Ensuite, prenons les choses dans l'ordre.

Épisode 7, Jinx contre Ekko. À ce stade, autant Jinx on commence à bien la cerner, autant Ekko, on l'a à peine entrevu. Ce combat est donc l'occasion de caser un maximum d'informations sur leur évolution, leurs personnalités, leurs relations passées et présentes, sans même recourir au dialogue (ils sont trop occupés à s'entretuer pour bavasser), uniquement par le visuel et la musique.

Bien sûr, il y avait probablement d'autres façons d'amener ces éléments. Mais c'est se poser la mauvaise question.
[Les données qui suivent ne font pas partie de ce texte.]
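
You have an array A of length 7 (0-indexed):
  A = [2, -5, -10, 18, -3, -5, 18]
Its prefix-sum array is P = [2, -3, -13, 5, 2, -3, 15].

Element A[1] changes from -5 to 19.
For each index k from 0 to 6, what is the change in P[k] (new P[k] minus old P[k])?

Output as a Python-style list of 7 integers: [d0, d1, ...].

Answer: [0, 24, 24, 24, 24, 24, 24]

Derivation:
Element change: A[1] -5 -> 19, delta = 24
For k < 1: P[k] unchanged, delta_P[k] = 0
For k >= 1: P[k] shifts by exactly 24
Delta array: [0, 24, 24, 24, 24, 24, 24]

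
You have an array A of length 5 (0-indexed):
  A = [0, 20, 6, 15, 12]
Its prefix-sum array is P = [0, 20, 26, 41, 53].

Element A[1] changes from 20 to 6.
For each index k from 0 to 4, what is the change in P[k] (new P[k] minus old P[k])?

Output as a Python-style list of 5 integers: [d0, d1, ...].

Answer: [0, -14, -14, -14, -14]

Derivation:
Element change: A[1] 20 -> 6, delta = -14
For k < 1: P[k] unchanged, delta_P[k] = 0
For k >= 1: P[k] shifts by exactly -14
Delta array: [0, -14, -14, -14, -14]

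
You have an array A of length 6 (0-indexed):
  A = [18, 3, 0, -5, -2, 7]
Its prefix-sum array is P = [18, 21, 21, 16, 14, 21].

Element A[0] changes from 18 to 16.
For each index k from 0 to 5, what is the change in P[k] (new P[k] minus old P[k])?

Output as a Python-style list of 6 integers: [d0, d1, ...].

Answer: [-2, -2, -2, -2, -2, -2]

Derivation:
Element change: A[0] 18 -> 16, delta = -2
For k < 0: P[k] unchanged, delta_P[k] = 0
For k >= 0: P[k] shifts by exactly -2
Delta array: [-2, -2, -2, -2, -2, -2]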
La présence de bagarre n'étant pas négociable, les scénaristes et les animateurs ont retourné ça dans tous les sens pour tirer le meilleur parti de cette nécessité, pas seulement esthétiquement mais aussi narrativement.
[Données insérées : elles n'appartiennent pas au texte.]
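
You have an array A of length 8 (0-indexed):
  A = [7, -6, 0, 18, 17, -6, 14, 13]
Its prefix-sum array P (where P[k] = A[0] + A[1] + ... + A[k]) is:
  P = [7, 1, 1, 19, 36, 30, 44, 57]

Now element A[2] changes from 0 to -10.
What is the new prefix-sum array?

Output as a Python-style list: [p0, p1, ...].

Answer: [7, 1, -9, 9, 26, 20, 34, 47]

Derivation:
Change: A[2] 0 -> -10, delta = -10
P[k] for k < 2: unchanged (A[2] not included)
P[k] for k >= 2: shift by delta = -10
  P[0] = 7 + 0 = 7
  P[1] = 1 + 0 = 1
  P[2] = 1 + -10 = -9
  P[3] = 19 + -10 = 9
  P[4] = 36 + -10 = 26
  P[5] = 30 + -10 = 20
  P[6] = 44 + -10 = 34
  P[7] = 57 + -10 = 47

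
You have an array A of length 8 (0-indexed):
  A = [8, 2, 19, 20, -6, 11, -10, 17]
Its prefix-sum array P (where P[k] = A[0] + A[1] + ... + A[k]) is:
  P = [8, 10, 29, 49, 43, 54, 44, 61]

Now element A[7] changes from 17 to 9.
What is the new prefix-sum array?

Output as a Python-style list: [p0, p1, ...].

Answer: [8, 10, 29, 49, 43, 54, 44, 53]

Derivation:
Change: A[7] 17 -> 9, delta = -8
P[k] for k < 7: unchanged (A[7] not included)
P[k] for k >= 7: shift by delta = -8
  P[0] = 8 + 0 = 8
  P[1] = 10 + 0 = 10
  P[2] = 29 + 0 = 29
  P[3] = 49 + 0 = 49
  P[4] = 43 + 0 = 43
  P[5] = 54 + 0 = 54
  P[6] = 44 + 0 = 44
  P[7] = 61 + -8 = 53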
Le final de l'épisode 8 est d'ailleurs totalement dans la même veine, mais va dix fois plus loin. Vraiment, la première fois que je l'ai vu, au milieu de la scène, j'étais en train de me dire "C'est bon, c'est mort, on a eu huit bons épisodes, mais la réalité du produit de départ nous a rattrapé et je regarde désormais League of Legends – The Animated Series."

Parce que vraiment, ça commence piou-piou-boum-boum. Tout le monde il a eu un power-up, y'a des lasers, des explosions, des ennemis sans visage... C'est droit dans le cliché de ce qu'on attend d'une série tirée d'un pareil jeu vidéo.
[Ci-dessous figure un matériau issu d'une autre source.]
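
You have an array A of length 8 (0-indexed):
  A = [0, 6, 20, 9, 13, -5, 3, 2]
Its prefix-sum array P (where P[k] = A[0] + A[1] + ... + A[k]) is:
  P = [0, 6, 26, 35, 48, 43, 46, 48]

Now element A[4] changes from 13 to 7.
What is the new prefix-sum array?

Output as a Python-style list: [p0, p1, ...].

Answer: [0, 6, 26, 35, 42, 37, 40, 42]

Derivation:
Change: A[4] 13 -> 7, delta = -6
P[k] for k < 4: unchanged (A[4] not included)
P[k] for k >= 4: shift by delta = -6
  P[0] = 0 + 0 = 0
  P[1] = 6 + 0 = 6
  P[2] = 26 + 0 = 26
  P[3] = 35 + 0 = 35
  P[4] = 48 + -6 = 42
  P[5] = 43 + -6 = 37
  P[6] = 46 + -6 = 40
  P[7] = 48 + -6 = 42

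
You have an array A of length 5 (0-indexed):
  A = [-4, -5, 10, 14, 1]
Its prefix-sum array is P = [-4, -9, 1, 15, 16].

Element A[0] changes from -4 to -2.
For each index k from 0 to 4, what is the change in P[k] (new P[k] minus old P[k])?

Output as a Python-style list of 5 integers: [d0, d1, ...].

Answer: [2, 2, 2, 2, 2]

Derivation:
Element change: A[0] -4 -> -2, delta = 2
For k < 0: P[k] unchanged, delta_P[k] = 0
For k >= 0: P[k] shifts by exactly 2
Delta array: [2, 2, 2, 2, 2]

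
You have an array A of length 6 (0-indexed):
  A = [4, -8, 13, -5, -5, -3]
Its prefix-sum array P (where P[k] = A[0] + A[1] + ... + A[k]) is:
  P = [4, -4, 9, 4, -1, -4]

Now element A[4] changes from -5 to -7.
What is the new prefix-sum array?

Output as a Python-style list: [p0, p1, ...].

Change: A[4] -5 -> -7, delta = -2
P[k] for k < 4: unchanged (A[4] not included)
P[k] for k >= 4: shift by delta = -2
  P[0] = 4 + 0 = 4
  P[1] = -4 + 0 = -4
  P[2] = 9 + 0 = 9
  P[3] = 4 + 0 = 4
  P[4] = -1 + -2 = -3
  P[5] = -4 + -2 = -6

Answer: [4, -4, 9, 4, -3, -6]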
Et puis il y a une bascule. Une pirouette, permettant à cette scène, probablement désirée par une partie du public mais aussi et surtout par les gens filant l'argent (qui aimeraient bien qu'on vende leur jeu à un moment donné), de s'intégrer naturellement à l'histoire, et même que ce soit un élément central du scénario du dernier épisode. Épisode qui est une pure tragédie théâtrale, comportant notamment une scène où un type monologue sur le mémorial de son frère. Autant dire que c'est quand même un sacré exploit d'écriture de mêler ça habilement à des combats fluo.

Tout ça, ça vient pas de nulle part. Ce qui revient quand on consulte une partie de l'énorme documentation disponible à propos de la série (j'ai clairement pas tout vu/lu ; rien que le making-off doit faire deux heures), c'est qu'elle a été l'incarnation de l'adage « vingt fois sur le métier remettez votre ouvrage ». Le scénario a été retravaillé un nombre incalculable, les animateurs participaient activement au processus créatif, poussant pour des changements pour que ça soit plus fluide, plus détaillé, plus riche, notamment en terme de langage corporel. Un énorme travail, beaucoup d'allers-retours, de discussions, d'ajustements, pour tirer le maximum de chaque minute.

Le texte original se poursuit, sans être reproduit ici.